Immigrants Fuel Innovation. Let’s Not Waste Their Potential - mgalka
https://www.wired.com/2016/10/immigrants-fuel-innovation-lets-not-waste-potential/
======
chinese_dan
A small percentage of immigrants fuel innovation. What many people have been
talking about is making it easier for these immigrants to go through the legal
process to get their citizenship.

I really don't think we should welcome anyone that chooses to break our laws,
overstay their visa, and then cry afoul when they don't get all of the same
benefits enjoyed as a citizen.

"What is most maddening about this situation is also what is most hopeful:
Granting legal status to undocumented immigrants would unleash massive
potential, add an estimated 150,000 new jobs annually, and add $1 trillion to
America’s GDP"

What they fail to mention here is that many immigrants can't read or write
English, let alone speak it. How will they possibly get jobs that will add
anything to our GDP? Many will immediately go on welfare and start to pull
money from the system that will never be replaced.

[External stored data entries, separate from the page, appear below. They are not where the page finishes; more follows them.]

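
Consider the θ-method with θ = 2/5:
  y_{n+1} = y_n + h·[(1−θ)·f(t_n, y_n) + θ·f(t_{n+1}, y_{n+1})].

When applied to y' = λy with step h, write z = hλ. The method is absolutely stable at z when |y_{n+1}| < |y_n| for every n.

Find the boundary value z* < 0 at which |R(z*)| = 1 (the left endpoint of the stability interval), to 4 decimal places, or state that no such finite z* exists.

On y'=λy, z=hλ:
  y_{n+1} = y_n + z·[3/5·y_n + 2/5·y_{n+1}] ⇒ (1 − 2/5z)y_{n+1} = (1 + 3/5z)y_n
  Hence R(z) = (1 + 3/5z)/(1 − 2/5z).

Solve |R(x)|<1 on ℝ⁻.
x=-0.91: |R|=0.3328
R=−1: 1+3/5x = −1+2/5x ⇒ -1/5x=2 ⇒ x=2/(-1/5)=-10.0000
Confirm numerically:
  x=-8.688: |R|=0.94137 <1
  x=-6.384: |R|=0.79649 <1
  x=-5.136: |R|=0.68151 <1
  x=-10.215: |R|=1.00845 >1
  x=-10.027: |R|=1.00108 >1
Stable set (-10.0000, 0).

left endpoint -10.0000.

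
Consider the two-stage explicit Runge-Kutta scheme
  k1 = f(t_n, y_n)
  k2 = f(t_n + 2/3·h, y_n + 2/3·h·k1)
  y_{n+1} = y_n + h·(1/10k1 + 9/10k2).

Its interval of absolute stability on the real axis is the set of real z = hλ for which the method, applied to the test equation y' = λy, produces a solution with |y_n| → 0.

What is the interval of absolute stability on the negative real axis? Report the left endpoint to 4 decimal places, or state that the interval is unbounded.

With y'=λy (z=hλ):
  k1=λy_n ⇒ h·k1=z·y_n;  k2=λ(1+2/3z)y_n ⇒ h·k2=z(1+2/3z)y_n
  y_{n+1}/y_n = 1 + 1/10z + 9/10z(1+2/3z) = 1 + z + 3/5z²
  so R(z) = 1 + z + 3/5z².

Boundary: |R(x)|=1, x<0.
x=-0.9: |R|=0.5860
R=1: x+3/5x²=0 ⇒ x=−5/3=-1.6667; min R=1−1/(4·3/5)=0.5833>−1
Confirm numerically:
  x=-1.643: |R|=0.97667 <1
  x=-1.471: |R|=0.82730 <1
  x=-1.418: |R|=0.78843 <1
  x=-1.200: |R|=0.66400 <1
  x=-2.262: |R|=1.80799 >1
  x=-2.260: |R|=1.80456 >1
  x=-2.179: |R|=1.66982 >1
Stable set (-1.6667, 0).

z∈(-1.6667,0).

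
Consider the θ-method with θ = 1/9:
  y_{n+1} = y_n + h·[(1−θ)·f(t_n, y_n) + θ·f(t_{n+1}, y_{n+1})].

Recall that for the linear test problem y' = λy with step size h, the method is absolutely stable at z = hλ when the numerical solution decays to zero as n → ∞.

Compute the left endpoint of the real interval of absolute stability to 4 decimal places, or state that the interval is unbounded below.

left endpoint -2.5714.

Test eqn y'=λy, z=hλ:
  y_{n+1} = y_n + z·[8/9·y_n + 1/9·y_{n+1}] ⇒ (1 − 1/9z)y_{n+1} = (1 + 8/9z)y_n
  so R(z) = (1 + 8/9z)/(1 − 1/9z).

Boundary: |R(x)|=1, x<0.
x=-0.96: |R|=0.1325
R=−1: 1+8/9x = −1+1/9x ⇒ -7/9x=2 ⇒ x=2/(-7/9)=-2.5714
Confirm numerically:
  x=-2.190: |R|=0.76139 <1
  x=-1.673: |R|=0.41076 <1
  x=-1.155: |R|=0.02363 <1
  x=-3.048: |R|=1.27689 >1
  x=-2.970: |R|=1.23308 >1
  x=-2.606: |R|=1.02085 >1
So |R|<1 on (-2.5714, 0).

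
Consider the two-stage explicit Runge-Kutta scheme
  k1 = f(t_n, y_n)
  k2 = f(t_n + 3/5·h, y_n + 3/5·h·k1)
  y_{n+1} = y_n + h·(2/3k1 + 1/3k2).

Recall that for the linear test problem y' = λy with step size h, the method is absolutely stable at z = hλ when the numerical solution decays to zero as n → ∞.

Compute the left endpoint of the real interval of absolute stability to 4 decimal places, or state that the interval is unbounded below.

z* = -5.0000.

Test eqn y'=λy, z=hλ:
  k1=λy_n ⇒ h·k1=z·y_n;  k2=λ(1+3/5z)y_n ⇒ h·k2=z(1+3/5z)y_n
  y_{n+1}/y_n = 1 + 2/3z + 1/3z(1+3/5z) = 1 + z + 1/5z²
  Hence R(z) = 1 + z + 1/5z².

Solve |R(x)|<1 on ℝ⁻.
x=-1.74: |R|=0.1345
R=1: x+1/5x²=0 ⇒ x=−5=-5.0000; min R=1−1/(4·1/5)=-0.2500>−1
Confirm numerically:
  x=-4.545: |R|=0.58641 <1
  x=-3.512: |R|=0.04517 <1
  x=-2.992: |R|=0.20159 <1
  x=-2.567: |R|=0.24910 <1
  x=-5.527: |R|=1.58255 >1
  x=-5.136: |R|=1.13970 >1
So |R|<1 on (-5.0000, 0).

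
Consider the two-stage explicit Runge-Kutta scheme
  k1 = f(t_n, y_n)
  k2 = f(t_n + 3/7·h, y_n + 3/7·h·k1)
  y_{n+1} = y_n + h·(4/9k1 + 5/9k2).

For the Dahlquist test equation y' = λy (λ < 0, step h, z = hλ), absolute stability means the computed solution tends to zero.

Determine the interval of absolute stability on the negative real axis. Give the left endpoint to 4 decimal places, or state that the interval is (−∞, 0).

Test eqn y'=λy, z=hλ:
  k1=λy_n ⇒ h·k1=z·y_n;  k2=λ(1+3/7z)y_n ⇒ h·k2=z(1+3/7z)y_n
  y_{n+1}/y_n = 1 + 4/9z + 5/9z(1+3/7z) = 1 + z + 5/21z²
  ⇒ R(z) = 1 + z + 5/21z².

Solve |R(x)|<1 on ℝ⁻.
x=-1.1: |R|=0.1881
R=1: x+5/21x²=0 ⇒ x=−21/5=-4.2000; min R=1−1/(4·5/21)=-0.0500>−1
Confirm numerically:
  x=-3.954: |R|=0.76841 <1
  x=-2.396: |R|=0.02914 <1
  x=-2.085: |R|=0.04995 <1
  x=-4.744: |R|=1.61446 >1
  x=-4.367: |R|=1.17364 >1
  x=-4.281: |R|=1.08256 >1
So |R|<1 on (-4.2000, 0).

z∈(-4.2000,0).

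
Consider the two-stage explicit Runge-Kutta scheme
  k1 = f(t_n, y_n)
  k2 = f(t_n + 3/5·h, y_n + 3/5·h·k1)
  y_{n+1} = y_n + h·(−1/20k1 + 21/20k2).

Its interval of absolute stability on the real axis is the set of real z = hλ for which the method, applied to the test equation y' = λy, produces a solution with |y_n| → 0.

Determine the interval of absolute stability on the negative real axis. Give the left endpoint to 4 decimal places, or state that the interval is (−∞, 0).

z∈(-1.5873,0).

Set f=λy, z=hλ:
  k1=λy_n ⇒ h·k1=z·y_n;  k2=λ(1+3/5z)y_n ⇒ h·k2=z(1+3/5z)y_n
  y_{n+1}/y_n = 1 − 1/20z + 21/20z(1+3/5z) = 1 + z + 63/100z²
  so R(z) = 1 + z + 63/100z².

Find x<0 with |R(x)|<1.
x=-0.46: |R|=0.6733
R=1: x+63/100x²=0 ⇒ x=−100/63=-1.5873; min R=1−1/(4·63/100)=0.6032>−1
Confirm numerically:
  x=-1.483: |R|=0.90255 <1
  x=-1.283: |R|=0.75404 <1
  x=-1.256: |R|=0.73785 <1
  x=-0.873: |R|=0.60714 <1
  x=-2.058: |R|=1.61028 >1
  x=-1.762: |R|=1.19393 >1
  x=-1.723: |R|=1.14730 >1
Interval (-1.5873, 0).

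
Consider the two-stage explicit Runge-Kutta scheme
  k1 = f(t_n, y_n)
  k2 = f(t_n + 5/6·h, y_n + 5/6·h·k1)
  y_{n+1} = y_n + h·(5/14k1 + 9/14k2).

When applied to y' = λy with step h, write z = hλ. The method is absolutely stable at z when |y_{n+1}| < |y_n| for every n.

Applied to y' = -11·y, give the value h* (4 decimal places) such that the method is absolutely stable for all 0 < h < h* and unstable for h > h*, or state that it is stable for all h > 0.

(-1.8667,0); λ=-11 ⇒ h* = (28/15)/11 = 0.1697.

With y'=λy (z=hλ):
  k1=λy_n ⇒ h·k1=z·y_n;  k2=λ(1+5/6z)y_n ⇒ h·k2=z(1+5/6z)y_n
  y_{n+1}/y_n = 1 + 5/14z + 9/14z(1+5/6z) = 1 + z + 15/28z²
  Hence R(z) = 1 + z + 15/28z².

Solve |R(x)|<1 on ℝ⁻.
x=-1: |R|=0.5357
R=1: x+15/28x²=0 ⇒ x=−28/15=-1.8667; min R=1−1/(4·15/28)=0.5333>−1
Confirm numerically:
  x=-1.329: |R|=0.61720 <1
  x=-1.116: |R|=0.55121 <1
  x=-0.748: |R|=0.55173 <1
  x=-2.444: |R|=1.75589 >1
  x=-2.393: |R|=1.67474 >1
  x=-2.235: |R|=1.44101 >1
So |R|<1 on (-1.8667, 0).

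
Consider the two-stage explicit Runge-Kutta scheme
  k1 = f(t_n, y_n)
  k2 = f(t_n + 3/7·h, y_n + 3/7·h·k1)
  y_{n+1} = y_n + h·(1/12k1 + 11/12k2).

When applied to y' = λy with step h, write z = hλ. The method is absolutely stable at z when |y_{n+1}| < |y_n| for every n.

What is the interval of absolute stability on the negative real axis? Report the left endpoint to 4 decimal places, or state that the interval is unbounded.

Set f=λy, z=hλ:
  k1=λy_n ⇒ h·k1=z·y_n;  k2=λ(1+3/7z)y_n ⇒ h·k2=z(1+3/7z)y_n
  y_{n+1}/y_n = 1 + 1/12z + 11/12z(1+3/7z) = 1 + z + 11/28z²
  R(z) = 1 + z + 11/28z².

Need |R(x)|<1, x<0.
x=-0.74: |R|=0.4751
R=1: x+11/28x²=0 ⇒ x=−28/11=-2.5455; min R=1−1/(4·11/28)=0.3636>−1
Confirm numerically:
  x=-2.143: |R|=0.66118 <1
  x=-1.209: |R|=0.36523 <1
  x=-1.052: |R|=0.38278 <1
  x=-2.768: |R|=1.24200 >1
  x=-2.588: |R|=1.04326 >1
Stable set (-2.5455, 0).

z∈(-2.5455,0).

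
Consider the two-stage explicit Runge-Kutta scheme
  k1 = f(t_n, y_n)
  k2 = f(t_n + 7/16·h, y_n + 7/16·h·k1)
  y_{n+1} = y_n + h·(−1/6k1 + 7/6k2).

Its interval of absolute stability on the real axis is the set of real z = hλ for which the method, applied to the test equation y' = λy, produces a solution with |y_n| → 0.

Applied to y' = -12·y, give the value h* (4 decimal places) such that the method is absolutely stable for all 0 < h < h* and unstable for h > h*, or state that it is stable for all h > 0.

(-1.9592,0); λ=-12 ⇒ h* = (96/49)/12 = 0.1633.

Set f=λy, z=hλ:
  k1=λy_n ⇒ h·k1=z·y_n;  k2=λ(1+7/16z)y_n ⇒ h·k2=z(1+7/16z)y_n
  y_{n+1}/y_n = 1 − 1/6z + 7/6z(1+7/16z) = 1 + z + 49/96z²
  R(z) = 1 + z + 49/96z².

Boundary: |R(x)|=1, x<0.
x=-0.64: |R|=0.5691
R=1: x+49/96x²=0 ⇒ x=−96/49=-1.9592; min R=1−1/(4·49/96)=0.5102>−1
Confirm numerically:
  x=-1.323: |R|=0.57040 <1
  x=-1.310: |R|=0.56593 <1
  x=-0.974: |R|=0.51022 <1
  x=-0.930: |R|=0.51146 <1
  x=-2.321: |R|=1.42864 >1
  x=-2.301: |R|=1.40145 >1
  x=-2.250: |R|=1.33398 >1
So |R|<1 on (-1.9592, 0).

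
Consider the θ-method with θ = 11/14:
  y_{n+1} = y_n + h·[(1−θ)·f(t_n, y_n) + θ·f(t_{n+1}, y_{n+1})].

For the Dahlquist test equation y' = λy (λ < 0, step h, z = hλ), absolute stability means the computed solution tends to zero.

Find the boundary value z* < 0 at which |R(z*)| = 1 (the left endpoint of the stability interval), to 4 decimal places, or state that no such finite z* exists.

(−∞, 0) — no finite endpoint.

On y'=λy, z=hλ:
  y_{n+1} = y_n + z·[3/14·y_n + 11/14·y_{n+1}] ⇒ (1 − 11/14z)y_{n+1} = (1 + 3/14z)y_n
  ⇒ R(z) = (1 + 3/14z)/(1 − 11/14z).

Solve |R(x)|<1 on ℝ⁻.
x=-1.04: |R|=0.4277
x=-2: |R|=0.2222
x=-10: |R|=0.1290
x=-100: |R|=0.2567
θ=11/14≥1/2 ⇒ |1+3/14x|<|1−11/14x| ∀x<0 ⇒ interval (−∞,0).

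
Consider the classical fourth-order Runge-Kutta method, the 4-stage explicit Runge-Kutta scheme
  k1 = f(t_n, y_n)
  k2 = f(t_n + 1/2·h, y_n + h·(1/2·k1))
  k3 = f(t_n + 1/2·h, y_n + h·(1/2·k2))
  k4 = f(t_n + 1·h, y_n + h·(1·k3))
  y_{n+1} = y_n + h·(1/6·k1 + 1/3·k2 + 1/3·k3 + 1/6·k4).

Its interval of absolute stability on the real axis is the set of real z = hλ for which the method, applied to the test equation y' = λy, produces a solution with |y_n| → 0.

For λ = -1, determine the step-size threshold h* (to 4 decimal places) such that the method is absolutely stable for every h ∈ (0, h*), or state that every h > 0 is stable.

(-2.7853,0); λ=-1 ⇒ h* = 2.7853.

With y'=λy (z=hλ):
  order 4, 4-stage ⇒ R(z)=1+z+z^2/2+z^3/6+z^4/24
  (e.g. R(-0.56)=0.57163, |R|=0.57163)

Need |R(x)|<1, x<0.
x=-0.56: |R|=0.5716
|R(-2.13)|=0.3855 |R(-1.99)|=0.3300 |R(-1.21)|=0.3161
Bisect:
  x_lo=-3.1862 |R|=1.7929  x_hi=-0.3063 |R|=0.7362
  mid=-1.74622 |R|=0.27839 →hi
  mid=-2.46620 |R|=0.61626 →hi
  mid=-2.82619 |R|=1.06343 →lo
  mid=-2.64620 |R|=0.80975 →hi
  mid=-2.73619 |R|=0.92846 →hi
  mid=-2.78119 |R|=0.99383 →hi
  mid=-2.80369 |R|=1.02810 →lo
  mid=-2.79244 |R|=1.01083 →lo
  mid=-2.78682 |R|=1.00230 →lo
  ...
  [-2.78541,-2.78524] ⇒ x*=-2.7853
Stable set (-2.7853, 0).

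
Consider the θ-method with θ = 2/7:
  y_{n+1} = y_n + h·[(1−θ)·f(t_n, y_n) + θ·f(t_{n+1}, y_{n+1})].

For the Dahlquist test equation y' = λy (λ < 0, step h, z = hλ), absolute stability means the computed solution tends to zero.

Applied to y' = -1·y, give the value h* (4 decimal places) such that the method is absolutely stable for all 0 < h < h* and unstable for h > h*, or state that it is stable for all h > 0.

With y'=λy (z=hλ):
  y_{n+1} = y_n + z·[5/7·y_n + 2/7·y_{n+1}] ⇒ (1 − 2/7z)y_{n+1} = (1 + 5/7z)y_n
  R(z) = (1 + 5/7z)/(1 − 2/7z).

Solve |R(x)|<1 on ℝ⁻.
x=-1.04: |R|=0.1982
R=−1: 1+5/7x = −1+2/7x ⇒ -3/7x=2 ⇒ x=2/(-3/7)=-4.6667
Confirm numerically:
  x=-4.592: |R|=0.98616 <1
  x=-3.951: |R|=0.85593 <1
  x=-3.731: |R|=0.80591 <1
  x=-2.350: |R|=0.40598 <1
  x=-5.246: |R|=1.09936 >1
  x=-5.050: |R|=1.06725 >1
  x=-4.713: |R|=1.00846 >1
Stable set (-4.6667, 0).

(-4.6667,0); λ=-1 ⇒ h* = (14/3)/1 = 4.6667.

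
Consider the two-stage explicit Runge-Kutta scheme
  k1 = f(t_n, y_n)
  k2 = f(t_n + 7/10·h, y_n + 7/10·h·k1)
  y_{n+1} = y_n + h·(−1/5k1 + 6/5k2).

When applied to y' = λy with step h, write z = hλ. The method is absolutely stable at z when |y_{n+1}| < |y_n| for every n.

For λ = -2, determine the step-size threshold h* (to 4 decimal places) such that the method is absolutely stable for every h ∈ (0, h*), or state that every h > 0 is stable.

(-1.1905,0); λ=-2 ⇒ h* = (25/21)/2 = 0.5952.

Set f=λy, z=hλ:
  k1=λy_n ⇒ h·k1=z·y_n;  k2=λ(1+7/10z)y_n ⇒ h·k2=z(1+7/10z)y_n
  y_{n+1}/y_n = 1 − 1/5z + 6/5z(1+7/10z) = 1 + z + 21/25z²
  so R(z) = 1 + z + 21/25z².

Solve |R(x)|<1 on ℝ⁻.
x=-1.69: |R|=1.7091
R=1: x+21/25x²=0 ⇒ x=−25/21=-1.1905; min R=1−1/(4·21/25)=0.7024>−1
Confirm numerically:
  x=-1.149: |R|=0.95997 <1
  x=-1.023: |R|=0.85608 <1
  x=-0.814: |R|=0.74258 <1
  x=-1.786: |R|=1.89343 >1
  x=-1.704: |R|=1.73504 >1
Interval (-1.1905, 0).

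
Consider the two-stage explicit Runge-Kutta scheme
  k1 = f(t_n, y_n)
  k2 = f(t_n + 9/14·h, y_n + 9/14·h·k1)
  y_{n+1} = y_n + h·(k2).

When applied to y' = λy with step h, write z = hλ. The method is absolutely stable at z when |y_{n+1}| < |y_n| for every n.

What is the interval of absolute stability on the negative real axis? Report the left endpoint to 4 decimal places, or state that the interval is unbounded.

On y'=λy, z=hλ:
  k1=λy_n ⇒ h·k1=z·y_n;  k2=λ(1+9/14z)y_n ⇒ h·k2=z(1+9/14z)y_n
  y_{n+1}/y_n = 1 + z(1+9/14z) = 1 + z + 9/14z²
  R(z) = 1 + z + 9/14z².

Need |R(x)|<1, x<0.
x=-0.73: |R|=0.6126
R=1: x+9/14x²=0 ⇒ x=−14/9=-1.5556; min R=1−1/(4·9/14)=0.6111>−1
Confirm numerically:
  x=-1.489: |R|=0.93629 <1
  x=-1.349: |R|=0.82087 <1
  x=-1.324: |R|=0.80291 <1
  x=-1.284: |R|=0.77585 <1
  x=-2.001: |R|=1.57300 >1
  x=-1.725: |R|=1.18790 >1
So |R|<1 on (-1.5556, 0).

(-1.5556, 0).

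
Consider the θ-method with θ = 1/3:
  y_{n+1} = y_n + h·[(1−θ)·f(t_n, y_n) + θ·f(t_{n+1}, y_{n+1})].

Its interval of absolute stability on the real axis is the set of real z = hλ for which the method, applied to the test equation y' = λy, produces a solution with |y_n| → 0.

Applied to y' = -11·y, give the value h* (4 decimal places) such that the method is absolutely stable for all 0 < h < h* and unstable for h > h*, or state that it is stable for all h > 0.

Test eqn y'=λy, z=hλ:
  y_{n+1} = y_n + z·[2/3·y_n + 1/3·y_{n+1}] ⇒ (1 − 1/3z)y_{n+1} = (1 + 2/3z)y_n
  ⇒ R(z) = (1 + 2/3z)/(1 − 1/3z).

Solve |R(x)|<1 on ℝ⁻.
x=-0.4: |R|=0.6471
R=−1: 1+2/3x = −1+1/3x ⇒ -1/3x=2 ⇒ x=2/(-1/3)=-6.0000
Confirm numerically:
  x=-5.918: |R|=0.99081 <1
  x=-5.169: |R|=0.89827 <1
  x=-3.453: |R|=0.60530 <1
  x=-2.947: |R|=0.48663 <1
  x=-6.449: |R|=1.04752 >1
  x=-6.374: |R|=1.03990 >1
Stable set (-6.0000, 0).

(-6.0000,0); λ=-11 ⇒ h* = (6)/11 = 0.5455.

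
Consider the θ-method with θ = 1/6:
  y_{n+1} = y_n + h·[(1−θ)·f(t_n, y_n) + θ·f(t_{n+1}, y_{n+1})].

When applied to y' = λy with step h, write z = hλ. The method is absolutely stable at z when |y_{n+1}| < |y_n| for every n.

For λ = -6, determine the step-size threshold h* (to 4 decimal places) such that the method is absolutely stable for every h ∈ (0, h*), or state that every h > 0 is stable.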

"When we start dividing ­people into the ones we ac­cept and the ones we
reject—the ones we embrace and the ones we demonize—we jeopardize the social
compact at the very heart of the American experiment."

You mean like accepting or rejecting Donald Trump supporters? All developed
countries have citizenship laws. This really is nothing new. It's not
'Xenophobic' to want our citizens to follow the current laws that are already
in place.

"Immigrants have not only made our society wealthier and more productive but
also more decent. "

If you mean when the US was founded, yes. But I don't see any proof to back
this statement up to the current situation. Immigrants are not better or worse
than the current citizens and do nothing to increase 'ethics'.

"How a society treats immigrants is a great test of its decency, and we are
failing. Immigrants, with their hopes and energies, should be seen not as
threats but as blessings."

The US treats immigrants better than almost any other country in the world.
It's pretty disingenuous to cast such a broad brush over the citizens in the
US when you aren't getting your way. A better term would be childish.